Железо, обнаруженное в 4-х образцах, содержится в сотых долях процента.
На
следующем этапе исследования был проведен анализ органической составляющей
камней с помощью методов ИК-спектроскопии (инфракрасной спетроскопии). Инфракрасная спектроскопия
с использованием специального прибора (Thermo scientific iS10 Nicolet с приставкой Smart iTR с кристаллом ZnSe) является одним из методов
исследования состава сложных многокомпонентных веществ, биосубстратов и
биологических жидкостей которые не требуют предварительной длительной
подготовки исследуемой пробы.
Образцы
высушенных желчных камней растирали в агатовой ступке до получения однородной
смеси (рис. №8).
Рис. №8: растертый в агатовой ступке желчный камень.
Полученные
на спектрах пики совмещены с возможным химическим составом. Анализ спектров
показал (рис. №9) наличие холестерина, характеризующегося большими растяжениями
полос О-Н групп 3365.4 см-1, С-Н валентные колебания 2933 см-1,
СН симметричное растяжение СН3 2899 см-1, СН симметричное
растяжение СН2 2865 см-1,
СН изгиб СН2 1462 см-1 связан с деформацией кольца
холестерина. Кальция билирубинат имеет
характерные полосы 1254 см-1, это характерные растяжения СОС, ССН в
плоскости изгиба 1222. 5 см-1. Пики на 984 свидетельствуют о наличии
виниловых полимеров, например, билирубина.

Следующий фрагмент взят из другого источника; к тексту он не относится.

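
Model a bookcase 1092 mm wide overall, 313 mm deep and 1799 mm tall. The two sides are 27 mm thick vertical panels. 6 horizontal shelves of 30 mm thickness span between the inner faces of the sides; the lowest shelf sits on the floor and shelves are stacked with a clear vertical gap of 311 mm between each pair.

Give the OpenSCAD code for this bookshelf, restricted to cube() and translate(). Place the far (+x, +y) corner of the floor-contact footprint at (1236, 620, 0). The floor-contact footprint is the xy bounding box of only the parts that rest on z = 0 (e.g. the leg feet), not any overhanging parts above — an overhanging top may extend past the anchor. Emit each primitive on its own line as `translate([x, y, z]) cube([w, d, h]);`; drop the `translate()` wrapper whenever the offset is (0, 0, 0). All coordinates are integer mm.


translate([144, 307, 0]) cube([27, 313, 1799]);
translate([1209, 307, 0]) cube([27, 313, 1799]);
translate([171, 307, 0]) cube([1038, 313, 30]);
translate([171, 307, 341]) cube([1038, 313, 30]);
translate([171, 307, 682]) cube([1038, 313, 30]);
translate([171, 307, 1023]) cube([1038, 313, 30]);
translate([171, 307, 1364]) cube([1038, 313, 30]);
translate([171, 307, 1705]) cube([1038, 313, 30]);


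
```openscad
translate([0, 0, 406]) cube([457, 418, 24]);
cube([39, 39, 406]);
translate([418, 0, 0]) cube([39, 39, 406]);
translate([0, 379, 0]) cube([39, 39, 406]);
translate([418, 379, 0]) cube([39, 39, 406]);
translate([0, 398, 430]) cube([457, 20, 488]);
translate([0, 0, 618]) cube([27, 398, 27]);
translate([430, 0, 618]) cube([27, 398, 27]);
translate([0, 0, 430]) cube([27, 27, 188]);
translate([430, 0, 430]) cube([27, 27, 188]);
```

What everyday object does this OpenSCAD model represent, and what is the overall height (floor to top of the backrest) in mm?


A chair. The overall height is 918 mm.

A slab on four corner posts with a tall panel at the back — a chair. The seat slab sits at z = 406 with thickness 24, and the 488 mm backrest starts at the seat top, so the overall height is 406 + 24 + 488 = 918 mm.


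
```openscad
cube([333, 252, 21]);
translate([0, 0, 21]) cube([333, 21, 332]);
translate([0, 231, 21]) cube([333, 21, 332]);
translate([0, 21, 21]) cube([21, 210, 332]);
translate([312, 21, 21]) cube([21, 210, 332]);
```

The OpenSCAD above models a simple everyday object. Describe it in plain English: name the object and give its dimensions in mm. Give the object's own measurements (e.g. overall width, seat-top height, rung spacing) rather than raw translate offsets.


An open-topped rectangular box: outside dimensions 333×252×353 mm, with a uniform wall and base thickness of 21 mm. The base is a full 333×252 slab on the floor; four walls sit on top of the base. The front and back walls (the −y and +y sides) span the full width; the two side walls fit between them.


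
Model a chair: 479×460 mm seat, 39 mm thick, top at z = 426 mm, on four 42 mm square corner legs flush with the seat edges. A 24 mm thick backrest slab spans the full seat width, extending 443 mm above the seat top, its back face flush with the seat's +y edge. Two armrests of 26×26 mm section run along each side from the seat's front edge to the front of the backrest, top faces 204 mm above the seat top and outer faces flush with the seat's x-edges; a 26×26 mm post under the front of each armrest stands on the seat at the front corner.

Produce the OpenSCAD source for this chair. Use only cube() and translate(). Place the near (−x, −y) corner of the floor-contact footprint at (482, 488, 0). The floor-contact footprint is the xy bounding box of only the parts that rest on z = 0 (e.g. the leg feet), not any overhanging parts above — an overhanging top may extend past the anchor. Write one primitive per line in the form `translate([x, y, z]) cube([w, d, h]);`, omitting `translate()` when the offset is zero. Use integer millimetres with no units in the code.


translate([482, 488, 387]) cube([479, 460, 39]);
translate([482, 488, 0]) cube([42, 42, 387]);
translate([919, 488, 0]) cube([42, 42, 387]);
translate([482, 906, 0]) cube([42, 42, 387]);
translate([919, 906, 0]) cube([42, 42, 387]);
translate([482, 924, 426]) cube([479, 24, 443]);
translate([482, 488, 604]) cube([26, 436, 26]);
translate([935, 488, 604]) cube([26, 436, 26]);
translate([482, 488, 426]) cube([26, 26, 178]);
translate([935, 488, 426]) cube([26, 26, 178]);


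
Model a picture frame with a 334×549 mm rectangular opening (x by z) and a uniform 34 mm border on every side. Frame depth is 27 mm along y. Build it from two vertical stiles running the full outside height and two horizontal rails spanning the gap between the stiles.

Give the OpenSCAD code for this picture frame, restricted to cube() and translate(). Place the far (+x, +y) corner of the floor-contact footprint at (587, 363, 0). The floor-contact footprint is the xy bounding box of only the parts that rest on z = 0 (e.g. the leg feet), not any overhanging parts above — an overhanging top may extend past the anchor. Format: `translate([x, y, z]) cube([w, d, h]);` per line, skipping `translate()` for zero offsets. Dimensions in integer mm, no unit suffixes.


translate([185, 336, 0]) cube([34, 27, 617]);
translate([553, 336, 0]) cube([34, 27, 617]);
translate([219, 336, 0]) cube([334, 27, 34]);
translate([219, 336, 583]) cube([334, 27, 34]);


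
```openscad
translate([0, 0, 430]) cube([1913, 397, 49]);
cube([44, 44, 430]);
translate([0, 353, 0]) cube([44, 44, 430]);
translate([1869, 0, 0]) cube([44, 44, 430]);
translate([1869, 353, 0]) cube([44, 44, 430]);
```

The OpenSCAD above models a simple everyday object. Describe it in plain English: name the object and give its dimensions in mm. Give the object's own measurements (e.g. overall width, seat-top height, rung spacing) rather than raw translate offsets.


A bench: a 1913×397 mm seat slab, 49 mm thick, top at z = 479 mm, on four 44×44 mm square legs flush with the seat corners and standing on z = 0.


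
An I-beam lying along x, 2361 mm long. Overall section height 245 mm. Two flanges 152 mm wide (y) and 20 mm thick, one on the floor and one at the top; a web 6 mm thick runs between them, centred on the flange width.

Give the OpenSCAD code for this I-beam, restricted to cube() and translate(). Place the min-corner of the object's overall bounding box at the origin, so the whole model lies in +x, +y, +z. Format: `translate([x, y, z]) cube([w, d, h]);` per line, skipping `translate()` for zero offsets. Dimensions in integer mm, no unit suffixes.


cube([2361, 152, 20]);
translate([0, 73, 20]) cube([2361, 6, 205]);
translate([0, 0, 225]) cube([2361, 152, 20]);


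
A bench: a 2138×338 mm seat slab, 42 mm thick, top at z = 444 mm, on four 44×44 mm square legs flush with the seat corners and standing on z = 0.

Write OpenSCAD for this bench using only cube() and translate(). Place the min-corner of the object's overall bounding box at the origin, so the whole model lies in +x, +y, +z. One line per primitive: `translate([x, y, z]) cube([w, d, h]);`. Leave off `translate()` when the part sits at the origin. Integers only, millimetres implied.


translate([0, 0, 402]) cube([2138, 338, 42]);
cube([44, 44, 402]);
translate([0, 294, 0]) cube([44, 44, 402]);
translate([2094, 0, 0]) cube([44, 44, 402]);
translate([2094, 294, 0]) cube([44, 44, 402]);


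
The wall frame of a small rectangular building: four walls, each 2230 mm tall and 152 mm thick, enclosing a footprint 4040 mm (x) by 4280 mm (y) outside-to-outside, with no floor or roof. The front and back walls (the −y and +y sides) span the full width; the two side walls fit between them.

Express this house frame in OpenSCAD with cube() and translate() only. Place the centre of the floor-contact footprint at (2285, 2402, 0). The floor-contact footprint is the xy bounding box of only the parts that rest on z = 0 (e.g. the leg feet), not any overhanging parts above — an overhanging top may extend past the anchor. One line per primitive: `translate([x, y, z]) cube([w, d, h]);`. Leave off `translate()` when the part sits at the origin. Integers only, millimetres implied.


translate([265, 262, 0]) cube([4040, 152, 2230]);
translate([265, 4390, 0]) cube([4040, 152, 2230]);
translate([265, 414, 0]) cube([152, 3976, 2230]);
translate([4153, 414, 0]) cube([152, 3976, 2230]);


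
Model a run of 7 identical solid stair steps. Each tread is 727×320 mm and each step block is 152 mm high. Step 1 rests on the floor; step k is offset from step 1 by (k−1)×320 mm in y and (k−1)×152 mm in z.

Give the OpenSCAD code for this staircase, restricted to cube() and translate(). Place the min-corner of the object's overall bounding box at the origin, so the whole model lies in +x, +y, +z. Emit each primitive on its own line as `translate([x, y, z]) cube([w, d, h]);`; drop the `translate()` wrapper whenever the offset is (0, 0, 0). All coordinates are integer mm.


cube([727, 320, 152]);
translate([0, 320, 152]) cube([727, 320, 152]);
translate([0, 640, 304]) cube([727, 320, 152]);
translate([0, 960, 456]) cube([727, 320, 152]);
translate([0, 1280, 608]) cube([727, 320, 152]);
translate([0, 1600, 760]) cube([727, 320, 152]);
translate([0, 1920, 912]) cube([727, 320, 152]);


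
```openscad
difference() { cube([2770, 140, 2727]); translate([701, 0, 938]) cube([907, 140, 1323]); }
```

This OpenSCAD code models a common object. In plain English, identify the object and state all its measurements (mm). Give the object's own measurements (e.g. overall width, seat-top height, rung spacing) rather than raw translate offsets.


A wall 2770 mm long (x), 140 mm thick (y), 2727 mm tall, with a rectangular window opening cut through it. The opening is 907 mm wide and 1323 mm tall; its sill is at z = 938 mm and its near (−x) edge is 701 mm from the wall's −x end. The opening passes through the full wall thickness.


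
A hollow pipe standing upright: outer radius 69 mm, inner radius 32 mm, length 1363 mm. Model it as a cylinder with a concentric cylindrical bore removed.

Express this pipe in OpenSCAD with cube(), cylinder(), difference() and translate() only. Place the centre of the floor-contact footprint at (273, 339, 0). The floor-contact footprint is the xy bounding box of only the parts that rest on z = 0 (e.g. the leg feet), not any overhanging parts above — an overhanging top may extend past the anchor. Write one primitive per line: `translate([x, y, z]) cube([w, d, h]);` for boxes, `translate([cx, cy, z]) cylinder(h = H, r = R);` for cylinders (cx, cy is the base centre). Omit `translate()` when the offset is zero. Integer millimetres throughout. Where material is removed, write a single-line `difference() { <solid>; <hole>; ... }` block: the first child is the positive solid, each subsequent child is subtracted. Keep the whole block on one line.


difference() { translate([273, 339, 0]) cylinder(h = 1363, r = 69); translate([273, 339, 0]) cylinder(h = 1363, r = 32); }


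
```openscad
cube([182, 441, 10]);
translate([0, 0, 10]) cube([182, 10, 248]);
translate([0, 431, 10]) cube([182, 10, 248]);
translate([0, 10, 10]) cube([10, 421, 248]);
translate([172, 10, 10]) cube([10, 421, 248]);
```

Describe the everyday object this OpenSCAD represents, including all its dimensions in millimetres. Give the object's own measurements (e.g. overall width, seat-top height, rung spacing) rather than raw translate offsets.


An open-topped rectangular box: outside dimensions 182×441×258 mm, with a uniform wall and base thickness of 10 mm. The base is a full 182×441 slab on the floor; four walls sit on top of the base. The front and back walls (the −y and +y sides) span the full width; the two side walls fit between them.


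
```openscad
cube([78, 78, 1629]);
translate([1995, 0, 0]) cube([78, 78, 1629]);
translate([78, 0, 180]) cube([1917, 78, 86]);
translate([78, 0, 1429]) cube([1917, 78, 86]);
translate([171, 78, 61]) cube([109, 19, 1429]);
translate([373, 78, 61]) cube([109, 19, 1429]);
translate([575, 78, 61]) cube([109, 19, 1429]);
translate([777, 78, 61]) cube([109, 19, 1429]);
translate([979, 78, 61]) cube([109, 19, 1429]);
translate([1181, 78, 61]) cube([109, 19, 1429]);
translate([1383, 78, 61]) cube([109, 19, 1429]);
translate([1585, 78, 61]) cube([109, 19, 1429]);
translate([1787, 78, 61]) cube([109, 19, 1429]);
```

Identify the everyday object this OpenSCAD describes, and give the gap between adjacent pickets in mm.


A fence section. The picket gap is 93 mm.

Two posts, two rails, 9 pickets — a fence section. Span 1917 mm holds 9 pickets of 109 mm with 10 equal gaps: ⌊(1917 − 9·109) / 10⌋ = 93 mm.


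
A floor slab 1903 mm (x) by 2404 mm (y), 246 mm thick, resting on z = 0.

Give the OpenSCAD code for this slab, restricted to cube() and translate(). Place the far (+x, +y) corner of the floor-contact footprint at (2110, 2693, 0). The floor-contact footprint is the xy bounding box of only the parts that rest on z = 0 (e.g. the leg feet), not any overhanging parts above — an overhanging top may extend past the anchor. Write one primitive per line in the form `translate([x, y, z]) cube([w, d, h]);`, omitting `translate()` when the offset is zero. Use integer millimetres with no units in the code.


translate([207, 289, 0]) cube([1903, 2404, 246]);


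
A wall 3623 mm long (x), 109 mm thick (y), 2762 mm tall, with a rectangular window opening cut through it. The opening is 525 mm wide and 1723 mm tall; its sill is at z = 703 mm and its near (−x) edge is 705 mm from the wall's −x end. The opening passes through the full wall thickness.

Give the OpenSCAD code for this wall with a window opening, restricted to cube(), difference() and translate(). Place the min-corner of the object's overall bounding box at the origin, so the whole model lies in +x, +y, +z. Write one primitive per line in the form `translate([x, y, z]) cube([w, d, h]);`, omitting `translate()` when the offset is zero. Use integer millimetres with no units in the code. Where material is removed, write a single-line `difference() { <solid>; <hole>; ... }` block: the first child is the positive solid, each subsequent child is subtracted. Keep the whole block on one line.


difference() { cube([3623, 109, 2762]); translate([705, 0, 703]) cube([525, 109, 1723]); }


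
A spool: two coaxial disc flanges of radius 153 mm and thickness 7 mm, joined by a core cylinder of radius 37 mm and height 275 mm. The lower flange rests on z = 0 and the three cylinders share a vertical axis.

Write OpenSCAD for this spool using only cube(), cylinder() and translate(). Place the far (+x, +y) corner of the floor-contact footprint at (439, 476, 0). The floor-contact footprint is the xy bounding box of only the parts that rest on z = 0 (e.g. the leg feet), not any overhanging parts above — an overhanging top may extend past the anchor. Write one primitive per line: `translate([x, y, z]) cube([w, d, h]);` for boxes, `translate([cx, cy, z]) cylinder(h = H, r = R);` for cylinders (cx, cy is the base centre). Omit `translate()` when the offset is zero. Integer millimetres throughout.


translate([286, 323, 0]) cylinder(h = 7, r = 153);
translate([286, 323, 7]) cylinder(h = 275, r = 37);
translate([286, 323, 282]) cylinder(h = 7, r = 153);


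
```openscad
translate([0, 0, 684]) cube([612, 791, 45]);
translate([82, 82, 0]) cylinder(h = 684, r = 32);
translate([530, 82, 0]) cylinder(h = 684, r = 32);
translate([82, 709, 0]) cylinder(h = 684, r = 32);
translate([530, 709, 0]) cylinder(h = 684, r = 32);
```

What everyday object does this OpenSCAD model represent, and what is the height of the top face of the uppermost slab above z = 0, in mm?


A table. The table height is 729 mm.

A 612×791×45 slab sits at z = 684 on four Ø64 mm round legs — a table. The top surface is at 684 + 45 = 729 mm.


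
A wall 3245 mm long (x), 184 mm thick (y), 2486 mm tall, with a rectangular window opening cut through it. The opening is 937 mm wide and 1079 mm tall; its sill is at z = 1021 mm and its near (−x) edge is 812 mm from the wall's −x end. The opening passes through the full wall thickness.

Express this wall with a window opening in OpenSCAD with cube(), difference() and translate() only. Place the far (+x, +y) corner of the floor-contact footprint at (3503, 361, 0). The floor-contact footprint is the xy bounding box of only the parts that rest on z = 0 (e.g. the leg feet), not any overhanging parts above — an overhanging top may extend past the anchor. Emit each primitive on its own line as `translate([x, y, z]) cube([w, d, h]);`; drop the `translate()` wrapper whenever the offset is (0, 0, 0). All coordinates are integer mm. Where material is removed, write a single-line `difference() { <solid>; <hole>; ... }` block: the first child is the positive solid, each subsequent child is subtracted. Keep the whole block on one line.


difference() { translate([258, 177, 0]) cube([3245, 184, 2486]); translate([1070, 177, 1021]) cube([937, 184, 1079]); }


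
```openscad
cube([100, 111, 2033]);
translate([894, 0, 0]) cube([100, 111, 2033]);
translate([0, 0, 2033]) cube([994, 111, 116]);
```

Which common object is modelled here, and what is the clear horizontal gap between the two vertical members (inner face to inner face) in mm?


A door frame. The clear opening width is 794 mm.

Two 2033 mm tall posts with a header on top — a door frame. The left jamb is 100 mm wide at x = 0; the right jamb starts at x = 894. The clear opening is 894 − 100 = 794 mm.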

Наличие апатитов характеризуется пиками 1228 см-1. Апатиты
относятся к классу фосфатов. Карбонаты кальция — 1438 см-1, СО изгиб
в СаСО3 — 838 см-1. Карбонаты кальция имеют три
естественных полиморфных состояния: кальцит (1438 см-1), арагонит(699 см-1), фатерит(740 см-1). Фосфаты — 1248
см-1. Наличие амид I
подтверждается в области 1650 см-1,
амид II 1544 см-1.
Наличие Амидных связей, свидетельствует о присутствии в составе исследуемой
пробы белковых структур. Спектральные характеристики моногидрата оксалата
кальция найдены в камнях на 882 см-1[13, 15]. Полученные спектры
дают возможность охарактеризовать желчные камни по преобладанию в их составе тех
или иных веществ и разработать в дальнейшем приемлемую тактику консервативного
лечения ЖКБ.
Так,
например, при больших пиках холестерина на спектре целесообразно использовать
для консервативной терапии ЖКБ препараты производных желчных кислот (ХДХК,
ДХК). А при наличии пиков минеральных компонентов консервативная терапия этими
препаратами противопоказана. Исходя из вышесказанного, разработка липосомальной
формы лимонной кислоты — как растворителя желчных камней смешанного типа,
откроет в будущем широкие возможности для консервативного лечения ЖКБ при
диагностировании минеральных и смешанных камней со значительной минеральной
составляющей.
Концентрация
вещества определяется по площади пика[14].
Рис. №9: инфракрасный спектр образца желчного камня №36 с обозначенными
пиками. Число сканов пробы: 64. Число сканов сравнения: 64. Разрешение: 4,000
см-1. Усиление: 8,0. Скорость зеркала: 0,4747. Диафрагма: 80,00.
Проведена коррекция базовой линии.
Таким образом, 50% проанализированных нами желчных конкрементов с
зольностью <1% — холестериновые камни. Их образование связано с нарушением
холестеринового обмена в организме. Консервативное лечение при таком типе ЖКБ
возможно препаратами производных желчных кислот. Неорганическая составляющая
желчных камней помимо Ca2+ и Mg2+ может содержать ионы Fe и Sr, что может служить доказательством теории о
кумулятивных свойствах желчных камней и гипотезы о выведении Sr не только через почки, но и через билиарный тракт. Способность
комплексонов растворять минеральную составляющую желчных камней может быть
исследована в качестве одного из компонентов препарата для консервативного
лечения ЖКБ при камнях смешанного типа со значительной минеральной
составляющей. Растворяющая способность лимонной кислоты при воздействии на
желчные камни смешанного типа с
незначительной минеральной составляющей может быть использована для
разработки препарата липосомальной формы лимонной кислоты с пассивной адресной
доставкой лимонной кислоты до органов РЭС (печень и селезенка) и ее
преимущественной концентрацией в печени и соответственно в желчи. Создание
такого препарата позволит использовать консервативную терапию при большом числе
случаев ЖКБ со смешанным типом камней и существенно уменьшит число оперативных
вмешательств по поводу ЖКБ.
Разработка и исследования липосомальной формы лимонной кислоты — предмет
следующего этапа исследований в этом направлении.